How does software efficiency affect manufacturing costs?

Battery packs remain the most expensive component in electric vehicle manufacturing. As a result, even incremental improvements in software efficiency – such as better energy management, thermal optimization, or driving logic – can reduce the amount of battery capacity required per vehicle. At production scale, these reductions translate directly into meaningful cost savings. Software-driven efficiency works hand in hand with physical design choices, enabling smaller batteries, lower material usage, and improved margins without compromising range or performance.

Where automotive‑grade Android development fits into the evolving landscape of the global EV industry

Autonomy and the Expanding Role of Vehicle Software

As electric vehicles evolve toward higher levels of autonomy and increased fleet usage, the demands placed on in-vehicle software continue to expand. Vehicles designed for shared mobility, ride-hailing, or autonomous operation are expected to run for longer periods, serve a wider range of users, and operate reliably across diverse conditions. This shift increases the importance of software systems beyond driving automation itself.

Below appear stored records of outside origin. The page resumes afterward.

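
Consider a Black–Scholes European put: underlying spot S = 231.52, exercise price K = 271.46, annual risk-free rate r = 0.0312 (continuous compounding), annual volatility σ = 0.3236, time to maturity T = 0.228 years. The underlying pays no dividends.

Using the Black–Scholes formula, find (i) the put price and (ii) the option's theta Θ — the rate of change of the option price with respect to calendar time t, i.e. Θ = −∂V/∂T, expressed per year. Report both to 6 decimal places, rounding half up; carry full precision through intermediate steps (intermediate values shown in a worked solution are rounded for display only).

σ√T = 0.3236·√0.228 = 0.154517
d₁ = (ln(S/K) + (r+σ²/2)T) / (σ√T) = (ln(231.52/271.46) + (0.0312+0.3236²/2)·0.228) / 0.154517 = (-0.159149 + 0.019051) / 0.154517 = -0.906679
d₂ = d₁ − σ√T = -0.906679 − 0.154517 = -1.061196
e^{−rT} = e^{−0.0312·0.228} = 0.992912
N(−d₁) = 0.817712,  N(−d₂) = 0.855700
Put price V = K·e^{−rT}·N(−d₂) − S·N(−d₁) = 230.641655 − 189.316612 = 41.325043
φ(d₁) = (1/√(2π))·e^{−d₁²/2} = 0.264485
Θ = −S·φ(d₁)·σ/(2√T) + r·K·e^{−rT}·N(−d₂) = −20.749143 + 7.196020 = -13.553123

price = 41.325043
Θ = -13.553123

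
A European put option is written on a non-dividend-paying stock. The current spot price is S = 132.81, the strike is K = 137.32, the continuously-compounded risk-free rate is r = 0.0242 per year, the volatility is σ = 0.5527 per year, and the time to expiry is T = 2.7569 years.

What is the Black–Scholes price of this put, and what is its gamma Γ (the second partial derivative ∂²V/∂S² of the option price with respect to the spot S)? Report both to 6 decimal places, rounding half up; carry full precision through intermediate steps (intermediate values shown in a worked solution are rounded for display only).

price = 44.051635
Γ = 0.002896

σ√T = 0.5527·√2.7569 = 0.917698
d₁ = (ln(S/K) + (r+σ²/2)T) / (σ√T) = (ln(132.81/137.32) + (0.0242+0.5527²/2)·2.7569) / 0.917698 = (-0.033394 + 0.487802) / 0.917698 = 0.495160
d₂ = d₁ − σ√T = 0.495160 − 0.917698 = -0.422538
e^{−rT} = e^{−0.0242·2.7569} = 0.935460
N(−d₁) = 0.310244,  N(−d₂) = 0.663684
Put price V = K·e^{−rT}·N(−d₂) − S·N(−d₁) = 85.255077 − 41.203442 = 44.051635
φ(d₁) = (1/√(2π))·e^{−d₁²/2} = 0.352914
Γ = φ(d₁) / (S·σ·√T) = 0.002896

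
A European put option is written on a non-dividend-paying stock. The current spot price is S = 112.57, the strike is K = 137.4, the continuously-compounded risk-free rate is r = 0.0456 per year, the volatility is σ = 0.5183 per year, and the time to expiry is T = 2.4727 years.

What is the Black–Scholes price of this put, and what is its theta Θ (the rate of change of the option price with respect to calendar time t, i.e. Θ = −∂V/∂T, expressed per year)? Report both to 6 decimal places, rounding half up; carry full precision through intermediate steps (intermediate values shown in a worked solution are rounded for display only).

σ√T = 0.5183·√2.4727 = 0.815017
d₁ = (ln(S/K) + (r+σ²/2)T) / (σ√T) = (ln(112.57/137.4) + (0.0456+0.5183²/2)·2.4727) / 0.815017 = (-0.199321 + 0.444882) / 0.815017 = 0.301295
d₂ = d₁ − σ√T = 0.301295 − 0.815017 = -0.513722
e^{−rT} = e^{−0.0456·2.4727} = 0.893369
N(−d₁) = 0.381595,  N(−d₂) = 0.696277
Put price V = K·e^{−rT}·N(−d₂) − S·N(−d₁) = 85.467270 − 42.956122 = 42.511149
φ(d₁) = (1/√(2π))·e^{−d₁²/2} = 0.381239
Θ = −S·φ(d₁)·σ/(2√T) + r·K·e^{−rT}·N(−d₂) = −7.072711 + 3.897308 = -3.175403

price = 42.511149
Θ = -3.175403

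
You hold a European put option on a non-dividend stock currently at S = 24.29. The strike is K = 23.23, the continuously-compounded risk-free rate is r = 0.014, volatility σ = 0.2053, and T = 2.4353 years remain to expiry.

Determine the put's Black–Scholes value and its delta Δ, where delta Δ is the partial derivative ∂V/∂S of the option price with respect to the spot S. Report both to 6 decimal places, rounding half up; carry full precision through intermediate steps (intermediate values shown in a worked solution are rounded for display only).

σ√T = 0.2053·√2.4353 = 0.320380
d₁ = (ln(S/K) + (r+σ²/2)T) / (σ√T) = (ln(24.29/23.23) + (0.014+0.2053²/2)·2.4353) / 0.320380 = (0.044620 + 0.085416) / 0.320380 = 0.405881
d₂ = d₁ − σ√T = 0.405881 − 0.320380 = 0.085501
e^{−rT} = e^{−0.014·2.4353} = 0.966480
N(−d₁) = 0.342415,  N(−d₂) = 0.465932
Put price V = K·e^{−rT}·N(−d₂) − S·N(−d₁) = 10.460789 − 8.317263 = 2.143526
Δ = −N(−d₁) = -0.342415

price = 2.143526
Δ = -0.342415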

In this context, core vehicle software – such as energy management, vehicle controls, and user-facing interfaces – plays an increasingly critical role in ensuring reliability, efficiency, and consistency across the vehicle lifecycle. Even as autonomous capabilities advance, these foundational software layers remain essential to enabling scalable, software-defined vehicle platforms that can adapt, update, and improve over time. As autonomy and utilization grow, so does the need for robust, well-architected software that supports both the vehicle and the broader mobility ecosystem.

Technical Contributions

What are you building that advances the field?

  • Vehicle Signal API Infrastructure

My team developed an API layer for vehicle signal communication that replaces low-level, hard-to-read interfaces with a clear, human-readable abstraction. Instead of working with opaque identifiers, developers interact with meaningful, type-safe APIs that reflect the actual behavior of the vehicle. This approach makes the codebase self-documenting, shifts many classes of errors to compile time, and significantly reduces bugs caused by misinterpretation of system behavior. As a result, the infrastructure improves reliability and development speed across everything built on top of it.

  • Rendering Engine

I developed a custom 2D graphics engine that enables dynamic, multi-layer rendering driven by vehicle configuration and application logic. The solution improves performance, flexibility, and visual consistency across infotainment systems, while reducing UI complexity and enabling faster iteration. The engine also allows graphics to be ported directly from design tools into production code, significantly narrowing the gap between designer intent and implementation.

  • Core Electric Vehicle Control Applications

I contributed to the development of essential car controls applications. One of the most critical components is the Energy application, which monitors charging, energy consumption, and vehicle efficiency. My work involved implementing advanced algorithms to predict energy losses, optimize battery usage, and provide real-time insights to drivers. This contribution improved accuracy, reliability, and user experience in energy management systems, advancing software capabilities in electric vehicle systems.

Disclaimer: The views and opinions expressed in this article are those of the author and do not reflect the official policy or position of Lucid Motors.